Starck loft at 15 Broad Street with no bedrooms sells at $833/ft, for that reason
a theme emerges
The “1,470 sq ft” Manhattan loft #1926 at 15 Broad Street (Downtown by Starck) that sold on February 21 at $1.225mm is the third sale of a loft with no legal “bedroom” that I have hit in the last week (March 29, Lion’s Head no bedroom mezzanine loft at 121 West 19 Street closes up $25,000 since 2008, then April 2, ancient floor plan drives 43 Murray Street loft down to $864/ft). In this case, there is enough market activity in the building to say that the hyper-local market in a high-amenity condo loft at the heavily defended corner between George Washington and the New York Stock Exchange does, in fact, penalize a … er … crappy floor plan (to use a technical term). With #1926 clearing at $833/ft with this 2-window floor plan and the other public 2013 sales clearing at $1,021/ft (for “1,777 sq ft” with 3 real bedrooms) and $896/ft (for “1,174 sq ft”, also with no legal bedrooms), it is nice to see a demonstrably rational market response to layouts.

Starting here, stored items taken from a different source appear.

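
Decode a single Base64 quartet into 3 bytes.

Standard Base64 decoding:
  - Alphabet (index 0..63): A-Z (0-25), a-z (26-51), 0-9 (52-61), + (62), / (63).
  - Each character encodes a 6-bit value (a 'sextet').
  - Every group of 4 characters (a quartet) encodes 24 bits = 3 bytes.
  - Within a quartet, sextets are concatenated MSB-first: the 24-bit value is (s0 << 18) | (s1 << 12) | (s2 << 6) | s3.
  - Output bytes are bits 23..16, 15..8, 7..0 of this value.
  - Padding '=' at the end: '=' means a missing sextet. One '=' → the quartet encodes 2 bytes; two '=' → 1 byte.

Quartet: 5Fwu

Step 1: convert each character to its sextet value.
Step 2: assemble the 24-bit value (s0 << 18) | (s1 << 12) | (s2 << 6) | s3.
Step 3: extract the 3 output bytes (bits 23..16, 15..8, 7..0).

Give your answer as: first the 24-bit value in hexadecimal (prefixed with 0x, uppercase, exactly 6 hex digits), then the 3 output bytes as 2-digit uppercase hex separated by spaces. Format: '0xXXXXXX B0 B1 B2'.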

The premium went to a corner 3-bedroom layout, while Long-and-Narrow spaces with but one exposure sold for less, even if they squeezed two sleeping rooms into the space. Loft #1926 would have enough space for 2 bedrooms, if it were conventionally laid out (“1,470 sq ft”!), but it ain’t. It may be a “sophisticated and elegant loft in an unbeatable lifestyle building”, but the lifestyle in this loft (as lived in by the recent sellers) included parking two teenagers in raised “bedroom” sleeping area, while the older generation presumably sleeps in the oddly shaped “office”, with its oddly en suite bath and odd second entrance. (Loft #1904 is the “1,174 sq ft” “studio” that went for $896/ft with a kid’s room in the raised internal “bedroom”, an internal “master bedroom” without windows and only one bathroom; I have no idea why that traded at a premium to #1926 on a $/ft basis, so there are some limits to rational analysis on this corner.)

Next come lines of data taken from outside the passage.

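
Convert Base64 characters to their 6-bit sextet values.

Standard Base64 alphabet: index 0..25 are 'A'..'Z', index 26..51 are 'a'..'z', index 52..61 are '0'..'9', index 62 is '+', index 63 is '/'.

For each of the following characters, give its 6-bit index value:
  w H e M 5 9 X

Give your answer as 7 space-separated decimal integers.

'w': a..z range, 26 + ord('w') − ord('a') = 48
'H': A..Z range, ord('H') − ord('A') = 7
'e': a..z range, 26 + ord('e') − ord('a') = 30
'M': A..Z range, ord('M') − ord('A') = 12
'5': 0..9 range, 52 + ord('5') − ord('0') = 57
'9': 0..9 range, 52 + ord('9') − ord('0') = 61
'X': A..Z range, ord('X') − ord('A') = 23

Answer: 48 7 30 12 57 61 23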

Look at the #1926 kitchen to see just how awkward this “1,470 sq ft” layout is: the kitchen is the narrow channel that must be passed to get to the living room, where the only two windows are. That channel is narrow because that raised teenager room sits opposite. With the teenagers occupying the space that might otherwise be an (oddly raised) dining area, you’ve got to walk a long way to get to the living/dining room with a bottle of wine taken from the frig. Or to set the casserole that just came out of the oven on the country dining table in pic #3.
The more I look at this floor plan, the more I see to hate it understand why The Market discounted it. The “office” was obviously used as the master suite by the sellers, with the bed squeezed into that stub at the extreme end of the unit. Did you notice that there is no closet in this room? You could do something along that wall near the separate entrance, but that entrance may be needed as a fire exit, so there are limits to how to use that corner. And the over large glass sliders take up a lot of real estate on the opposite wall. And did you notice that the other bathroom has double sinks? Monsieur Philippe apparently wanted the grown-ups to sleep in the raised “bedroom” (despite not having walls that go to the ceiling), then sharing the double sink bath with guests. (Phillippe is a weird guy.)

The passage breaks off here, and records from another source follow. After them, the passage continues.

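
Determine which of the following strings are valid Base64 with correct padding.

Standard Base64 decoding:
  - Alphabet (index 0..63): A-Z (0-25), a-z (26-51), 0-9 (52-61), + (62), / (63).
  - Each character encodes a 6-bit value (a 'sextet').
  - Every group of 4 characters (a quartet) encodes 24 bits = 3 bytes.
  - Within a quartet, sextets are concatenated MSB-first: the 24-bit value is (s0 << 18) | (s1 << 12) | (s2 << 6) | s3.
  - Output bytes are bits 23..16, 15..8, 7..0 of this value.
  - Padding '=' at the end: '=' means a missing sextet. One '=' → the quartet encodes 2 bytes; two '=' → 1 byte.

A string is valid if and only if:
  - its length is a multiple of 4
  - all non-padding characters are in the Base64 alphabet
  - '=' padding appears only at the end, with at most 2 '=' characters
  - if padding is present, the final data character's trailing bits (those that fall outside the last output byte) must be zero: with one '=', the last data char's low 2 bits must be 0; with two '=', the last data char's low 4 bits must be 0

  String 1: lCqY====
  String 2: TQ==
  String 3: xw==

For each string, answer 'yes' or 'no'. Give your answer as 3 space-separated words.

String 1: 'lCqY====' → invalid (4 pad chars (max 2))
String 2: 'TQ==' → valid
String 3: 'xw==' → valid

Answer: no yes yes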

How do grown-ups entertain in this space if there are teenagers lurking in the raised “bedroom”?
For people not turned off by the layout, loft #1926 represents value on a money-for-space basis. For the buyer who wants the amenities in “an unbeatable lifestyle building” and likes the location, and who can live with one set of sleepers having no windows and another set of sleepers having walls that don’t touch the ceiling, “1,470 sq ft” for $1.225mm makes sense.
each sale is up
I have to admit that there has been a ready market for loft #1926, as it has now been purchased 4 times. It is nice to see successively higher prices at a pattern that conforms to the major trend lines in the overall Manhattan residential real estate market, from Froth to Peak to Nuclear Winter to Thaw to Precovery:
- Oct 6, 2006 $590,585
- May 29, 2009 $935,500
- Oct 15, 2010 $1.15mm
- Feb 21, 2013 $1.225mm
There is a buyer for every loft; for the right buyer this space makes sense (4 times!). Don’t take my sniffing over the layout as being anything other than an analysis of market response to a layout with limited appeal. I’d happily show this sort of space to buyer clients for whom this might match their criteria. At the right (discounted) price, of course.